The essential methodology for creating such a system is already embedded in many research practices. For instance, a study of Cicero’s letters may wish to know how many letters there are, who was the intended recipient for each letter, what people and places were mentioned in the letters, and where the letters were written. Similarly, a project of Greek garrisons may wish to identify garrisons, their locations, commanders, and establishing authority. Simply listing and assigning a unique ID to the various answers to these research questions creates the basic elements of a record. Using our examples above, each one of Cicero’s letters should be a new row in a spreadsheet, as should each establishing authority of a Greek garrison. Additional information, such as references to ancient sources, categories for the place/person, or extended notes for each record, should be entered into new columns.

Illustration 1: An example of a database with each instance of a Greek garrison in literature, papyri, or inscriptions assigned a unique ID. In addition, each entry is associated with a particular Pleiades ID and has additional columns describing different aspects of the garrison.
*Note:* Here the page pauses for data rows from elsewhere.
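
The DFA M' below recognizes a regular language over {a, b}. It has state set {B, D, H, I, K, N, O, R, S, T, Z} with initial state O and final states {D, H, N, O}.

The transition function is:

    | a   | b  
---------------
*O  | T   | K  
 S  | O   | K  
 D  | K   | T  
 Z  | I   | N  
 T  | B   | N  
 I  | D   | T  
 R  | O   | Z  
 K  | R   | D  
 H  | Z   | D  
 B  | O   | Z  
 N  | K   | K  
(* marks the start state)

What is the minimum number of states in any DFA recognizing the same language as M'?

States {H,S} cannot be reached from the start state, so discard them.
P0 = {D,N,O} | {B,I,K,R,T,Z}.
Refine {B,I,K,R,T,Z} on symbol a: members go to different blocks, giving {K,T,Z} and {B,I,R}.
The partition is now stable with 3 blocks: {D,N,O} | {K,T,Z} | {B,I,R}.

3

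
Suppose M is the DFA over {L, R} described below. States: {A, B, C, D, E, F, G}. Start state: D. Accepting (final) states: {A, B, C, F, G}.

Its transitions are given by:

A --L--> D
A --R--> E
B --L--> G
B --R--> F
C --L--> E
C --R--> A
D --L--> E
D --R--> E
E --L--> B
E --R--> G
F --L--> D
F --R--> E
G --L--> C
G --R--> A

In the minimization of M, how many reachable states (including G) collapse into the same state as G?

All states are reachable from the start state.
P0 = {A,B,C,F,G} | {D,E}.
On input L, block {A,B,C,F,G} splits into {A,C,F} and {B,G}.
Refine {A,C,F} on symbol R: members go to different blocks, giving {A,F} and {C}.
Refine {D,E} on symbol L: members go to different blocks, giving {D} and {E}.
Refine {B,G} on symbol L: members go to different blocks, giving {B} and {G}.
No further refinement is possible. Final partition (6 blocks): {A,F} | {D} | {B} | {C} | {E} | {G}.
State G belongs to the block {G}, which has 1 states.

1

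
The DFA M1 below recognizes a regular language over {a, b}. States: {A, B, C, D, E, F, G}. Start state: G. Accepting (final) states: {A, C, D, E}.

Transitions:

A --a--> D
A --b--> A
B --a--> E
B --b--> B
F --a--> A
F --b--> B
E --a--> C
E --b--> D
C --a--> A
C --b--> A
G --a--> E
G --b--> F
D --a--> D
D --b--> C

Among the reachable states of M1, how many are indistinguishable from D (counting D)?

4

All states are reachable from the start state.
Start with accepting vs non-accepting: {A,C,D,E} | {B,F,G}.
Stable partition: {A,C,D,E} | {B,F,G} — 2 equivalence classes.
State D belongs to the block {A,C,D,E}, which has 4 states.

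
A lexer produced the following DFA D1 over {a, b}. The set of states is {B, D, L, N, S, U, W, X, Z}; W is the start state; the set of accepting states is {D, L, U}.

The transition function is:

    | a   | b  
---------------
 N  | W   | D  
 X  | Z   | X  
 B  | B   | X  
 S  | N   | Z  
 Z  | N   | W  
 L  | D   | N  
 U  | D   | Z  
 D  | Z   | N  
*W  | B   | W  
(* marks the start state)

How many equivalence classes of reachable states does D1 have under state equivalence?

States {L,S,U} cannot be reached from the start state, so discard them.
P0 = {D} | {B,N,W,X,Z}.
Refine {B,N,W,X,Z} on symbol b: members go to different blocks, giving {B,W,X,Z} and {N}.
Split {B,W,X,Z} by δ(·,a) → {B,W,X} and {Z}.
Refine {B,W,X} on symbol a: members go to different blocks, giving {B,W} and {X}.
On input b, block {B,W} splits into {W} and {B}.
No further refinement is possible. Final partition (6 blocks): {D} | {W} | {N} | {Z} | {X} | {B}.

6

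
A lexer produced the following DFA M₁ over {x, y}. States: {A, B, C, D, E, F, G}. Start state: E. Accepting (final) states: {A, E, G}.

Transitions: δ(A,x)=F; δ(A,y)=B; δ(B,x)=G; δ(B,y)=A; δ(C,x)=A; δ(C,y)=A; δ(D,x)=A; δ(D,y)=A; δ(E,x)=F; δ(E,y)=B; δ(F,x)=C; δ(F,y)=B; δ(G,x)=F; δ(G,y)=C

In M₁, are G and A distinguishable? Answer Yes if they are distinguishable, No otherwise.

First remove the unreachable states {D}; 6 states remain.
Start with accepting vs non-accepting: {A,E,G} | {B,C,F}.
Refine {B,C,F} on symbol x: members go to different blocks, giving {B,C} and {F}.
The partition is now stable with 3 blocks: {A,E,G} | {B,C} | {F}.
G and A lie in the same block of the stable partition, so they are equivalent — no string distinguishes them.

No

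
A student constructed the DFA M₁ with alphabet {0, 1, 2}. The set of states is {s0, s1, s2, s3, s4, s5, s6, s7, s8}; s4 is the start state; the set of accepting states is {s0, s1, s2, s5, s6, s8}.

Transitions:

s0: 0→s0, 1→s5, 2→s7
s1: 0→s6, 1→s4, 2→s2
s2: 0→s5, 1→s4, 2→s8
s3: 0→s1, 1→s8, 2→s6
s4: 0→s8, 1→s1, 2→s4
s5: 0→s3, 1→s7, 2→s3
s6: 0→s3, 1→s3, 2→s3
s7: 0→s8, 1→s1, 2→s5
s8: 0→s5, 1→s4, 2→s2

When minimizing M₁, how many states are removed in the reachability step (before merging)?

1

No path from s4 leads to s0; the other 8 states are all reachable.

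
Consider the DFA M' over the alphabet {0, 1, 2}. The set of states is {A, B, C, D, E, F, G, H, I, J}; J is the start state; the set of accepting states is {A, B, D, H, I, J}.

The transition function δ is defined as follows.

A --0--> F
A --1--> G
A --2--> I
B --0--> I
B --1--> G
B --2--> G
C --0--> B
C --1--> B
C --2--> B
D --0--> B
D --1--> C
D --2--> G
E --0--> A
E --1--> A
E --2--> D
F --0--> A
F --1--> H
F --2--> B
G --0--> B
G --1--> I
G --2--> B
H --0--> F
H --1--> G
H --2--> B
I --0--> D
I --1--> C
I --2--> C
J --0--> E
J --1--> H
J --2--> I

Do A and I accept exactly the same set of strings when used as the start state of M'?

No

Every state is reachable, so we keep all 10.
Initial partition by acceptance: {A,B,D,H,I,J} | {C,E,F,G}.
Split {A,B,D,H,I,J} by δ(·,0) → {A,H,J} and {B,D,I}.
Refine {A,H,J} on symbol 1: members go to different blocks, giving {A,H} and {J}.
Split {C,E,F,G} by δ(·,0) → {C,G} and {E,F}.
Stable partition: {A,H} | {C,G} | {B,D,I} | {J} | {E,F} — 5 equivalence classes.
A and I end up in different blocks, so they are distinguishable. For instance, the string '0' is accepted from only I.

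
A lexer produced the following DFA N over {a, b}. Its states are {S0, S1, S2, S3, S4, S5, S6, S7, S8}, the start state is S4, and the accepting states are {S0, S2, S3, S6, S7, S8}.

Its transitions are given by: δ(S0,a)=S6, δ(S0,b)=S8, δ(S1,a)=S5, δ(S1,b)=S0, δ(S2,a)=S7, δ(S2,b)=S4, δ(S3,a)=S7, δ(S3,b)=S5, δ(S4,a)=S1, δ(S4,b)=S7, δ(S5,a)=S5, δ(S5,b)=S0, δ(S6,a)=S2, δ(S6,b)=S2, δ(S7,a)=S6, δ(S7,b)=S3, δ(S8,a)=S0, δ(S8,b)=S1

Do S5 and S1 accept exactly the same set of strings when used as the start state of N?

All states are reachable from the start state.
Start with accepting vs non-accepting: {S0,S2,S3,S6,S7,S8} | {S1,S4,S5}.
On input b, block {S0,S2,S3,S6,S7,S8} splits into {S0,S6,S7} and {S2,S3,S8}.
Refine {S0,S6,S7} on symbol a: members go to different blocks, giving {S0,S7} and {S6}.
Stable partition: {S0,S7} | {S1,S4,S5} | {S2,S3,S8} | {S6} — 4 equivalence classes.
S5 and S1 lie in the same block of the stable partition, so they are equivalent — no string distinguishes them.

Yes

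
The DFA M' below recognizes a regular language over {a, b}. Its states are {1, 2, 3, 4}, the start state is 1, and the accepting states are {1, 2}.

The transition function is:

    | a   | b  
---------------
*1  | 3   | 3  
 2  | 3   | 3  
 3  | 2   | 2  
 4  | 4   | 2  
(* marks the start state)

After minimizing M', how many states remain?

2

States {4} cannot be reached from the start state, so discard them.
P0 = {1,2} | {3}.
The partition is now stable with 2 blocks: {1,2} | {3}.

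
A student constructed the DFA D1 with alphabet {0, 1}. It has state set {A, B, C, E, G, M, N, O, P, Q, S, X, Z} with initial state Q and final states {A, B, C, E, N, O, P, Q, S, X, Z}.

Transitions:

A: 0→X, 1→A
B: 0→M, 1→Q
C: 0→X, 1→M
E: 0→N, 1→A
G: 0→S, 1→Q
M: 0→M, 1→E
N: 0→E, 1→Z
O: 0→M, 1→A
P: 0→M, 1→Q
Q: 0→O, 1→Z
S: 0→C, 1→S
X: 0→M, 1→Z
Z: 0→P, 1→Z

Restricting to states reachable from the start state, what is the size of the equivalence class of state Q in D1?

Reachable states from the start: {A,E,M,N,O,P,Q,X,Z}. Unreachable: {B,C,G,S} — drop them.
Start with accepting vs non-accepting: {A,E,N,O,P,Q,X,Z} | {M}.
Refine {A,E,N,O,P,Q,X,Z} on symbol 0: members go to different blocks, giving {A,E,N,Q,Z} and {O,P,X}.
On input 0, block {A,E,N,Q,Z} splits into {A,Q,Z} and {E,N}.
Stable partition: {A,Q,Z} | {M} | {O,P,X} | {E,N} — 4 equivalence classes.
The equivalence class containing Q is {A,Q,Z}, of size 3.

3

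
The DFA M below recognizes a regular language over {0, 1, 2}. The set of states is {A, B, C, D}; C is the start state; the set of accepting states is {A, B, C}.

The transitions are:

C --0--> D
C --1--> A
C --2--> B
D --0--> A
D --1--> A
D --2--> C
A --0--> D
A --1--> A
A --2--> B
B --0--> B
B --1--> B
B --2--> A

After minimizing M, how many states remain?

All states are reachable from the start state.
P0 = {A,B,C} | {D}.
Refine {A,B,C} on symbol 0: members go to different blocks, giving {A,C} and {B}.
Stable partition: {A,C} | {D} | {B} — 3 equivalence classes.

3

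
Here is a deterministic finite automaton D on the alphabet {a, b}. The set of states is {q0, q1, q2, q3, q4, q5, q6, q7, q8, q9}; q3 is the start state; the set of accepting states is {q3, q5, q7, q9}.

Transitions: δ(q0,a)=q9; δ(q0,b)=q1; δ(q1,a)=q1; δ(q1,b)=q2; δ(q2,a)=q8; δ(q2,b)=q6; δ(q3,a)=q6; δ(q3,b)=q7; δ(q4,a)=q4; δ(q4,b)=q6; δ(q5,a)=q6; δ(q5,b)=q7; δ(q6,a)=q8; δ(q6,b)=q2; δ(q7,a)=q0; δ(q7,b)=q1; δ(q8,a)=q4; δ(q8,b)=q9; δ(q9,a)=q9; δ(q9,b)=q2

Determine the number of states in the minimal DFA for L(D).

States {q5} cannot be reached from the start state, so discard them.
Initial partition by acceptance: {q3,q7,q9} | {q0,q1,q2,q4,q6,q8}.
Refine {q3,q7,q9} on symbol a: members go to different blocks, giving {q3,q7} and {q9}.
Split {q3,q7} by δ(·,b) → {q3} and {q7}.
Split {q0,q1,q2,q4,q6,q8} by δ(·,a) → {q1,q2,q4,q6,q8} and {q0}.
On input b, block {q1,q2,q4,q6,q8} splits into {q1,q2,q4,q6} and {q8}.
Refine {q1,q2,q4,q6} on symbol a: members go to different blocks, giving {q1,q4} and {q2,q6}.
Stable partition: {q3} | {q1,q4} | {q9} | {q7} | {q0} | {q8} | {q2,q6} — 7 equivalence classes.

7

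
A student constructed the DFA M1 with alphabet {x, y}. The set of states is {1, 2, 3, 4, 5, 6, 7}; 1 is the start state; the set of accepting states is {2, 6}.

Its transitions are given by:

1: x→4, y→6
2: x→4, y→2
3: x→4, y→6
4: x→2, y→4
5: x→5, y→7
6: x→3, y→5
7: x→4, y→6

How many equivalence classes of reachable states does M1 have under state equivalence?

Every state is reachable, so we keep all 7.
Start with accepting vs non-accepting: {2,6} | {1,3,4,5,7}.
Split {2,6} by δ(·,y) → {2} and {6}.
Split {1,3,4,5,7} by δ(·,x) → {1,3,5,7} and {4}.
Split {1,3,5,7} by δ(·,x) → {1,3,7} and {5}.
Stable partition: {2} | {1,3,7} | {6} | {4} | {5} — 5 equivalence classes.

5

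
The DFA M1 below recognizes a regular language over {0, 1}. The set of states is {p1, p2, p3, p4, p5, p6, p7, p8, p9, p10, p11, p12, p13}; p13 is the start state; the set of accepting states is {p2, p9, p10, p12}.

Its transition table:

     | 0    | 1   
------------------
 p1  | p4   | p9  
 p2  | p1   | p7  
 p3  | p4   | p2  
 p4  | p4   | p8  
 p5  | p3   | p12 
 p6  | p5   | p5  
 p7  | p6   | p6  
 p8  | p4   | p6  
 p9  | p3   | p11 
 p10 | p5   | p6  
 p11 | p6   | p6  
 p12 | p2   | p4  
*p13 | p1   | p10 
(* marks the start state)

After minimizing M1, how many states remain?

10

Start with accepting vs non-accepting: {p2,p9,p10,p12} | {p1,p3,p4,p5,p6,p7,p8,p11,p13}.
Split {p2,p9,p10,p12} by δ(·,0) → {p2,p9,p10} and {p12}.
On input 1, block {p1,p3,p4,p5,p6,p7,p8,p11,p13} splits into {p4,p6,p7,p8,p11} and {p1,p3,p13} and {p5}.
Refine {p2,p9,p10} on symbol 0: members go to different blocks, giving {p2,p9} and {p10}.
On input 0, block {p4,p6,p7,p8,p11} splits into {p4,p7,p8,p11} and {p6}.
Refine {p4,p7,p8,p11} on symbol 0: members go to different blocks, giving {p4,p8} and {p7,p11}.
Refine {p4,p8} on symbol 1: members go to different blocks, giving {p4} and {p8}.
On input 0, block {p1,p3,p13} splits into {p1,p3} and {p13}.
No further refinement is possible. Final partition (10 blocks): {p2,p9} | {p4} | {p12} | {p1,p3} | {p5} | {p10} | {p6} | {p7,p11} | {p8} | {p13}.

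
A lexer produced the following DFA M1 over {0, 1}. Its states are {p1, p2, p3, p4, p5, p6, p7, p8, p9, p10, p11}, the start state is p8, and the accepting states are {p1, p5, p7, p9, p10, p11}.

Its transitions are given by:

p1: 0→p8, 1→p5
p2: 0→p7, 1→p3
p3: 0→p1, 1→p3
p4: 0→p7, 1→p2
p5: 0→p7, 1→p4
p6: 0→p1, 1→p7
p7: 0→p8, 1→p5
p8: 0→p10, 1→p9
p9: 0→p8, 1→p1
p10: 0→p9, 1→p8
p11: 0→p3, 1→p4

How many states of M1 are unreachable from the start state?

No path from p8 leads to p6, p11; the other 9 states are all reachable.

2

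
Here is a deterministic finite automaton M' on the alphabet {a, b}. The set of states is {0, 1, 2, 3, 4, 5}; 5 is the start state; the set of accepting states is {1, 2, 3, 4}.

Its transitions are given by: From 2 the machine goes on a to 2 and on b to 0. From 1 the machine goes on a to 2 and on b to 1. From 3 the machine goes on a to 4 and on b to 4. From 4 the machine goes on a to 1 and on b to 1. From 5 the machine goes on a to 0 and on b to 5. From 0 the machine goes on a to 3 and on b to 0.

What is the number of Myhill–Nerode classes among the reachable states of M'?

6

P0 = {1,2,3,4} | {0,5}.
On input b, block {1,2,3,4} splits into {1,3,4} and {2}.
On input a, block {1,3,4} splits into {3,4} and {1}.
Refine {3,4} on symbol a: members go to different blocks, giving {3} and {4}.
Split {0,5} by δ(·,a) → {0} and {5}.
No further refinement is possible. Final partition (6 blocks): {3} | {0} | {2} | {1} | {4} | {5}.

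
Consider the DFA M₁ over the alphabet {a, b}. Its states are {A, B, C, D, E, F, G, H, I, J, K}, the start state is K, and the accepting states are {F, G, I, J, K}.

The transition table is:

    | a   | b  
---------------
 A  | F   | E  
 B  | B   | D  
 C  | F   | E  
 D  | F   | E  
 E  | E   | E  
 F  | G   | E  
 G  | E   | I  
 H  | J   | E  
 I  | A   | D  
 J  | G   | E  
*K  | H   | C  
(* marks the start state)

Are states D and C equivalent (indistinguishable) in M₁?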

After establishing an entity and its various data fields in a database, the next task is to describe its relationship to other records. For projects that wish to use a form of social network analysis (SNA), this often takes the form of another spreadsheet/table which focuses on the edges, or connections between different entities (nodes in SNA terminology). In its most basic form such a table has a source column (the node about which the connection is about) and a target (what the source is connected to). For example, a project may wish to model the Seleukid kingdom as a sum of its component communities, with each edge taking the form of “community x is part of political entity y”. Such a relationship can be modeled as Abydos → subordinate → The Seleukid Kingdom (see Illustration 2). This spreadsheet/table can have additional columns further specifying the type of connection, source references, and human-readable titles in addition to the source and target IDs. In addition, each connection should have its own unique ID (which can simply be a sequence of numbers or some other arbitrary scheme) so they can be disambiguated and offered as LOD in their own right.